Publicly held corporations must regularly issue financial reports that accurately reflect the business’s health. If litigation is on the horizon and could impact the bottom line, the company should include this information in its report. Failure to do it risks fines, sanctions, penalties, and suspension of trading. If the corporation knowingly or willingly makes misleading or fraudulent statements, it could face felony criminal charges. The stockholders could also file a class action lawsuit.
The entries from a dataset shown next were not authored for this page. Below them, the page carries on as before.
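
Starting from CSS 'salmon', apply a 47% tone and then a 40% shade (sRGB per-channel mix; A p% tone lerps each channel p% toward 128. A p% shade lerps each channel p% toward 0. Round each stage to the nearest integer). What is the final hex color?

CSS salmon is rgb(250, 128, 114).
A 47% tone moves each channel 47% toward 128:
  R: 250 − 57.34 = 192.66 → 193
  G: 128 + 0 = 128 → 128
  B: 114 + 0.47×(128−114) = 114 + 6.58 = 120.58 → 121
After the tone: rgb(193, 128, 121) = #C18079.
Lerp each channel 40% toward 0:
  R: 193 + 0.4×(0−193) = 193 − 77.2 = 115.8 → 116
  G: 128 − 51.2 = 76.8 → 77
  B: 121 + 0.4×(0−121) = 121 − 48.4 = 72.6 → 73
rgb(116, 77, 73) = #744D49.

#744D49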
What companies must disclose
The SEC stipulates that publicly traded companies must provide the following:
- A fact-based description of the dispute
- When the plaintiff filed the lawsuit
- The names of the parties involved
- The amount the plaintiff seeks
What companies need not share
Honesty is often the best policy, and sharing too much rather than not enough is better. Still, there may be good reasons for not disclosing information about someone’s pending legal action. Two examples are:
- The potential lawsuit involves damages of less than 10% of the corporation’s assets.
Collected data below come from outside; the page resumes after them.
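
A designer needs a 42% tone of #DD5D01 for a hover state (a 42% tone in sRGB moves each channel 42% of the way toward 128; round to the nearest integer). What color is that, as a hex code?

#B66C36

#DD5D01 is rgb(221, 93, 1).
A 42% tone moves each channel 42% toward 128:
  R: 221 − 39.06 = 181.94 → 182
  G: 93 + 14.7 = 107.7 → 108
  B: 1 + 0.42×(128−1) = 1 + 53.34 = 54.34 → 54
rgb(182, 108, 54) = #B66C36.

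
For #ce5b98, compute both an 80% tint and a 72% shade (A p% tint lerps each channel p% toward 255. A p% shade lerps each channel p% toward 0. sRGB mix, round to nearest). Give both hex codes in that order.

#ce5b98 is rgb(206, 91, 152).
80% tint:
  R: 206 + 0.8×(255−206) = 206 + 39.2 = 245.2 → 245
  G: 91 + 131.2 = 222.2 → 222
  B: 152 + 0.8×(255−152) = 152 + 82.4 = 234.4 → 234
  → #f5deea
72% shade:
  R: 206 − 148.32 = 57.68 → 58
  G: 91 + 0.72×(0−91) = 91 − 65.52 = 25.48 → 25
  B: 152 − 109.44 = 42.56 → 43
  → #3a192b

#f5deea, #3a192b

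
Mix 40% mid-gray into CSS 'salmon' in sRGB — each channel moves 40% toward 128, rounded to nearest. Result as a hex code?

#C98078

CSS salmon is rgb(250, 128, 114).
Lerp each channel 40% toward 128:
  R: 250 + 0.4×(128−250) = 250 − 48.8 = 201.2 → 201
  G: 128 + 0.4×(128−128) = 128 + 0 = 128 → 128
  B: 114 + 5.6 = 119.6 → 120
rgb(201, 128, 120) = #C98078.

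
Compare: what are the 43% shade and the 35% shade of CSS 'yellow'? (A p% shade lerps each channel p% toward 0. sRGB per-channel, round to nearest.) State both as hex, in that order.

#919100, #a6a600

CSS yellow is rgb(255, 255, 0).
43% shade:
  R: 255 + 0.43×(0−255) = 255 − 109.65 = 145.35 → 145
  G: 255 + 0.43×(0−255) = 255 − 109.65 = 145.35 → 145
  B: 0 + 0.43×(0−0) = 0 + 0 = 0 → 0
  → #919100
35% shade:
  R: 255 − 89.25 = 165.75 → 166
  G: 255 + 0.35×(0−255) = 255 − 89.25 = 165.75 → 166
  B: 0 + 0 = 0 → 0
  → #a6a600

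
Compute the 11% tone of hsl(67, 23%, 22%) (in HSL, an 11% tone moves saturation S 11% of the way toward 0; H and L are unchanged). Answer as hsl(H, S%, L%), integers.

hsl(67, 20%, 22%)

S moves 11% from 23 toward 0: 23 − 2.53 = 20.47 → 20.
H and L are unchanged.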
- The claim is a routine part of doing business for the company.
The SEC is watching
Along with requiring information about pending legal action, the SEC also requires that the company disclose any proceedings by government agencies that involve the director, officer or shareholder with more than 5% ownership. The SEC will issue a “Wells notice” to notify the company that it found reasonable cause for an enforcement action. It will levy a civil penalty and order the company to disclose the lawsuit. If the SEC doesn’t find wrongdoing during the investigation, it will issue a statement saying as much.
Preparing for a lawsuit
There are some generally held accounting principles known as GAAP Standards. One principle is to prepare for litigation by setting up a reserve or war chest to pay for potential damages of a pending lawsuit. If it fails to do so, the corporation must explain why to the SEC.
Companies need to take potential litigation seriously. Along with setting aside money, bringing in a business law attorney who regularly handles court cases is essential. These legal professionals can provide insight and strategy for managing the matter and whether the company needs to acknowledge the pending legal action publicly.